Frequently Asked Questions (FAQs):

Can A Smartwatch Spot Arrhythmia?

Dr. Maged Amine, currently an interventional cardiologist at Houston Methodist Hospital, discovered that a wristwatch screens for and monitors one cardiac ailment at all times – atrial fibrillation (AFib), which occurs due to inadequate blood flow.

Can Fitbit Detect Heart Problems?

While the Fitbit ECG app is useful for identifying artery attacks, blood clots, stroke, and other heart-related problems, it does not indicate when a heart attack is caused by a blood clot.

Emergency services must manage your medical emergency. Nobody under the age of 22 can download the Fitbit ECG app.

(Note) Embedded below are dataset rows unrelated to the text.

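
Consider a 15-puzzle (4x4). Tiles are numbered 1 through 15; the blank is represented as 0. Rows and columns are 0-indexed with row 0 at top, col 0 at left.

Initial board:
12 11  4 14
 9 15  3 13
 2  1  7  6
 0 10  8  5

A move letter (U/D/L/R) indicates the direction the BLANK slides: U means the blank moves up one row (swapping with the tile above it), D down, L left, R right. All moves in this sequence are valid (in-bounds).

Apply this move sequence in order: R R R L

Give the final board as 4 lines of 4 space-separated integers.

After move 1 (R):
12 11  4 14
 9 15  3 13
 2  1  7  6
10  0  8  5

After move 2 (R):
12 11  4 14
 9 15  3 13
 2  1  7  6
10  8  0  5

After move 3 (R):
12 11  4 14
 9 15  3 13
 2  1  7  6
10  8  5  0

After move 4 (L):
12 11  4 14
 9 15  3 13
 2  1  7  6
10  8  0  5

Answer: 12 11  4 14
 9 15  3 13
 2  1  7  6
10  8  0  5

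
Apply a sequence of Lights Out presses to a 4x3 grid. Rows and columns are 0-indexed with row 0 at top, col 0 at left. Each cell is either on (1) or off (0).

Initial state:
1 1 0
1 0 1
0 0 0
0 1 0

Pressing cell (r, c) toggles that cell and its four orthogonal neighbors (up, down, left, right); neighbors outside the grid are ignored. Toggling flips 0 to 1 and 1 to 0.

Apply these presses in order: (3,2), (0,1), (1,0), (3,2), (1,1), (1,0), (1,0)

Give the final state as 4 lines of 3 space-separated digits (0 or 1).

After press 1 at (3,2):
1 1 0
1 0 1
0 0 1
0 0 1

After press 2 at (0,1):
0 0 1
1 1 1
0 0 1
0 0 1

After press 3 at (1,0):
1 0 1
0 0 1
1 0 1
0 0 1

After press 4 at (3,2):
1 0 1
0 0 1
1 0 0
0 1 0

After press 5 at (1,1):
1 1 1
1 1 0
1 1 0
0 1 0

After press 6 at (1,0):
0 1 1
0 0 0
0 1 0
0 1 0

After press 7 at (1,0):
1 1 1
1 1 0
1 1 0
0 1 0

Answer: 1 1 1
1 1 0
1 1 0
0 1 0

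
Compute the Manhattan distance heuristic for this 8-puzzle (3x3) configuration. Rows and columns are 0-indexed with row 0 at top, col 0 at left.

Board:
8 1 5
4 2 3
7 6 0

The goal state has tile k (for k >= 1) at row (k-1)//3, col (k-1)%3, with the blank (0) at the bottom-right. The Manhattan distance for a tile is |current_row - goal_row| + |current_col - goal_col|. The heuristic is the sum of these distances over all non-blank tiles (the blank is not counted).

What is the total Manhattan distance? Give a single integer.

Answer: 10

Derivation:
Tile 8: (0,0)->(2,1) = 3
Tile 1: (0,1)->(0,0) = 1
Tile 5: (0,2)->(1,1) = 2
Tile 4: (1,0)->(1,0) = 0
Tile 2: (1,1)->(0,1) = 1
Tile 3: (1,2)->(0,2) = 1
Tile 7: (2,0)->(2,0) = 0
Tile 6: (2,1)->(1,2) = 2
Sum: 3 + 1 + 2 + 0 + 1 + 1 + 0 + 2 = 10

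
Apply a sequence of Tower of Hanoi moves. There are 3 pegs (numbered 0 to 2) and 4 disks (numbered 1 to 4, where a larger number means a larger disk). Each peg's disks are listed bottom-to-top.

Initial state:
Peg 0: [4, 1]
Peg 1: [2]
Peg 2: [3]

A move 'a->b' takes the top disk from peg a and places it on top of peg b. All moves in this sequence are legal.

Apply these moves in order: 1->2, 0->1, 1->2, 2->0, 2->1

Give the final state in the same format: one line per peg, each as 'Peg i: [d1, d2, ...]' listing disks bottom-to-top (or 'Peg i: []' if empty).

Answer: Peg 0: [4, 1]
Peg 1: [2]
Peg 2: [3]

Derivation:
After move 1 (1->2):
Peg 0: [4, 1]
Peg 1: []
Peg 2: [3, 2]

After move 2 (0->1):
Peg 0: [4]
Peg 1: [1]
Peg 2: [3, 2]

After move 3 (1->2):
Peg 0: [4]
Peg 1: []
Peg 2: [3, 2, 1]

After move 4 (2->0):
Peg 0: [4, 1]
Peg 1: []
Peg 2: [3, 2]

After move 5 (2->1):
Peg 0: [4, 1]
Peg 1: [2]
Peg 2: [3]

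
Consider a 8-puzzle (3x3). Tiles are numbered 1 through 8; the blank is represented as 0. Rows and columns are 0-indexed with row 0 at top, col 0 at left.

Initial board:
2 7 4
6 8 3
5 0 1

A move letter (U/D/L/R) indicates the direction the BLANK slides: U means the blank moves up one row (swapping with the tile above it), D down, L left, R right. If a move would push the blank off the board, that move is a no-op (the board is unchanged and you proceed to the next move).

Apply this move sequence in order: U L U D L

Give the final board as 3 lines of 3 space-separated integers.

After move 1 (U):
2 7 4
6 0 3
5 8 1

After move 2 (L):
2 7 4
0 6 3
5 8 1

After move 3 (U):
0 7 4
2 6 3
5 8 1

After move 4 (D):
2 7 4
0 6 3
5 8 1

After move 5 (L):
2 7 4
0 6 3
5 8 1

Answer: 2 7 4
0 6 3
5 8 1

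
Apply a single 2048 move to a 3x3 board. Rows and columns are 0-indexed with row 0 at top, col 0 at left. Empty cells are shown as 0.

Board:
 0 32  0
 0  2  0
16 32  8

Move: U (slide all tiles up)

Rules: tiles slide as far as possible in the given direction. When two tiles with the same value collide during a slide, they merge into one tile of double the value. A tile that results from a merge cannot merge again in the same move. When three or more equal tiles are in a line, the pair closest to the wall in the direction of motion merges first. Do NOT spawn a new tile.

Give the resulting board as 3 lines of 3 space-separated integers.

Answer: 16 32  8
 0  2  0
 0 32  0

Derivation:
Slide up:
col 0: [0, 0, 16] -> [16, 0, 0]
col 1: [32, 2, 32] -> [32, 2, 32]
col 2: [0, 0, 8] -> [8, 0, 0]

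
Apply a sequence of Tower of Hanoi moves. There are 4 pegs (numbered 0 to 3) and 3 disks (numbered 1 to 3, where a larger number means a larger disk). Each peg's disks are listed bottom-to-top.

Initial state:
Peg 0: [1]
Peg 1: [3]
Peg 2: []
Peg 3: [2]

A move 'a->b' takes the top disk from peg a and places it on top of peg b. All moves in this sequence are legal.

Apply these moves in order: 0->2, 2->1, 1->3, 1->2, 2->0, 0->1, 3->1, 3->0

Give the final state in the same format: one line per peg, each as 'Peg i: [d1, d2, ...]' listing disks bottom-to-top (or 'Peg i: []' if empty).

After move 1 (0->2):
Peg 0: []
Peg 1: [3]
Peg 2: [1]
Peg 3: [2]

After move 2 (2->1):
Peg 0: []
Peg 1: [3, 1]
Peg 2: []
Peg 3: [2]

After move 3 (1->3):
Peg 0: []
Peg 1: [3]
Peg 2: []
Peg 3: [2, 1]

After move 4 (1->2):
Peg 0: []
Peg 1: []
Peg 2: [3]
Peg 3: [2, 1]

After move 5 (2->0):
Peg 0: [3]
Peg 1: []
Peg 2: []
Peg 3: [2, 1]

After move 6 (0->1):
Peg 0: []
Peg 1: [3]
Peg 2: []
Peg 3: [2, 1]

After move 7 (3->1):
Peg 0: []
Peg 1: [3, 1]
Peg 2: []
Peg 3: [2]

After move 8 (3->0):
Peg 0: [2]
Peg 1: [3, 1]
Peg 2: []
Peg 3: []

Answer: Peg 0: [2]
Peg 1: [3, 1]
Peg 2: []
Peg 3: []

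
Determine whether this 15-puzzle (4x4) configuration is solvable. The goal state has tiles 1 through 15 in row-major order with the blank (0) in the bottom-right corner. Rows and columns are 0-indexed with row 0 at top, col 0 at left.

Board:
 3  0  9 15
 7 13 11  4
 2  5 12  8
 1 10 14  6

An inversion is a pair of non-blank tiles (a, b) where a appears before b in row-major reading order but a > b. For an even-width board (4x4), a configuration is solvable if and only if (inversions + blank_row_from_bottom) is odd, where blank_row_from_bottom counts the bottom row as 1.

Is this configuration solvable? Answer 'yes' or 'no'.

Answer: no

Derivation:
Inversions: 54
Blank is in row 0 (0-indexed from top), which is row 4 counting from the bottom (bottom = 1).
54 + 4 = 58, which is even, so the puzzle is not solvable.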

Are Smart Watches Beneficial For Heart Patients?

This year, the number of heart rate monitors needed on current smartwatches rose.

The research may be used to identify the harmful condition of afib (afib), one of the causes of stroke in the United States, to help individuals understand their hearts better.

Is It Possible For A Smartwatch To Detect Irregular Heartbeat?

ECG data obtained by smartphones and wearables may now be seen and sent by healthcare practitioners.

In 2018, Apple released the Apple Watch Series 4, the first smartwatch that can utilize a smartphone’s camera to monitor cardiac activity and identify heart rhythm problems.

Which Smartwatches Are Capable Of Detecting Afib?

The ScanWatch is a hybrid smartwatch that requires less than two-thirds of its Smart components to function as an analogue watch.

A typical ScanWatch includes activity tracking, heart rate monitoring, oxygen levels, and blood pressure monitoring.

Is There A Detection App For Arrhythmia?

Cardiio, a new MIT Media Lab spinoff software, might utilize a smartphone camera to identify facial symptoms related to cardiac rhythms and strokes.

It detects and analyzes minute variations in light reflected from the pulse to examine the pulse reflected on the skin.

Can Fitness Trackers Detect Irregular Heartbeat?

New algorithms for detecting irregular cardiac rhythms were evaluated using data from smartwatches and activity trackers. The study’s preliminary findings have been disclosed.